G1 Capital Partners: Navigating Private Equity Without a Fund

Fundless sponsorship, known as independent sponsorship, is gaining traction as investors pursue  deals outside traditional PE fund structures. Independent sponsors, often ex-PE professionals,  identify potential assets, negotiate acquisitions, and secure financing later. These sponsors work  with a select group of investors—private market firms or family offices—for specific deals,  bypassing commingled funds. 

Amidst challenges in fundraising for established funds, independent sponsors are finding favor.  They raise smaller capital pools compared to commingled funds, with benefits in the current  climate, as evident from G-1 CapitalyticsTM report of a 40.9% drop in private capital fundraising  and 22.6% dip in private equity activity. 

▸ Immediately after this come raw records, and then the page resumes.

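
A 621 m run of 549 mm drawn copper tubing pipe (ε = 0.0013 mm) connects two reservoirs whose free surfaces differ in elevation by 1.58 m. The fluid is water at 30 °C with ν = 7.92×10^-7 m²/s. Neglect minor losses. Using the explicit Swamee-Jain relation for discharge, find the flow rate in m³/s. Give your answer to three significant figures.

Swamee-Jain (Type II): Q = -0.965·√(gD⁵h_f/L)·ln[ε/(3.7D) + √(3.17ν²L/(gD³h_f))]
√(gD⁵h_f/L) = √(9.81·0.549⁵·1.58/621) = 0.03528
ε/(3.7D) = 6.40×10^-7; √(3.17ν²L/(gD³h_f)) = 2.19×10^-5
Q = -0.965·0.03528·ln(2.258×10^-5) = 0.3642 m³/s
Check: V = 1.54 m/s, Re = 1.07×10^6, f = 0.01154, h_f = 1.58 m ≈ 1.58 m ✓

Q ≈ 0.364 m³/s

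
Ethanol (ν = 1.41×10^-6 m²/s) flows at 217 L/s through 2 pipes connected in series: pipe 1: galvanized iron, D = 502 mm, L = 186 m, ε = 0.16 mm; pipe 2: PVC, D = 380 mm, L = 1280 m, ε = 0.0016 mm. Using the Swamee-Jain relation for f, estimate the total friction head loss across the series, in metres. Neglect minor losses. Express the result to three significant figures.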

The independent sponsor model offers distinct advantages in this environment. Notably, these  sponsors raise a more modest capital pool compared to the targets of commingled funds.  Christian Gore, the Founder of G-1 Capital based in Dallas, Texas, explains that their average  equity request ranges between $20-35 million, often accompanied by prudent leverage. 

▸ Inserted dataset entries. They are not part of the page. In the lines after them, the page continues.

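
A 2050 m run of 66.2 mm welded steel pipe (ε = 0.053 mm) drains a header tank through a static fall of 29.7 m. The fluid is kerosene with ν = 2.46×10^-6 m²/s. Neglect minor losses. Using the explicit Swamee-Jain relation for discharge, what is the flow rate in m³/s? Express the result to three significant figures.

Swamee-Jain (Type II): Q = -0.965·√(gD⁵h_f/L)·ln[ε/(3.7D) + √(3.17ν²L/(gD³h_f))]
√(gD⁵h_f/L) = √(9.81·0.0662⁵·29.7/2050) = 4.251×10^-4
ε/(3.7D) = 2.16×10^-4; √(3.17ν²L/(gD³h_f)) = 6.82×10^-4
Q = -0.965·4.251×10^-4·ln(8.985×10^-4) = 0.002878 m³/s
Check: V = 0.836 m/s, Re = 2.25×10^4, f = 0.02705, h_f = 29.8 m ≈ 29.7 m ✓

Q ≈ 0.00288 m³/s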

Gore’s trajectory illustrates an ideal path for emerging fundless sponsors. Beginning with  significant experience on the sell side, followed by involvement with prominent buy-side firms, a  sponsor can progressively cultivate a track record of successful returns, positioning themselves 

as attractive partners for LPs. “We believe every opportunity we present to our partners can  perform on its own and prefer the separate account and/or direct JV model as a fiduciary to our  LP’s performance”, said Cooper who leads G-1’s Acquisitions team. 

From the investors’ perspective, supporting independent sponsors—often including discretionary  PE funds, family offices, and co-investing mezzanine funds— offers greater control over the deal  and underlying assets compared to traditional fund investments. Unlike the blind pool approach  of commingled funds, LPs engaging with independent sponsors play a more direct role in deal  selection, funding decisions, and investment strategy. 

However, independent sponsors face tight competition for assets, sometimes even from firms  they seek backing from. These sponsors might secure competitive bids and then request funding  from defeated competitors, presenting intriguing dynamics as noted by Cooper. 

In summary, independent sponsorship provides an alternative route into private equity, enabling  investors to participate without adhering to traditional fund structures. Despite hurdles, their  tailored approach offers strategic maneuverability and control, complementing the evolving  investment landscape.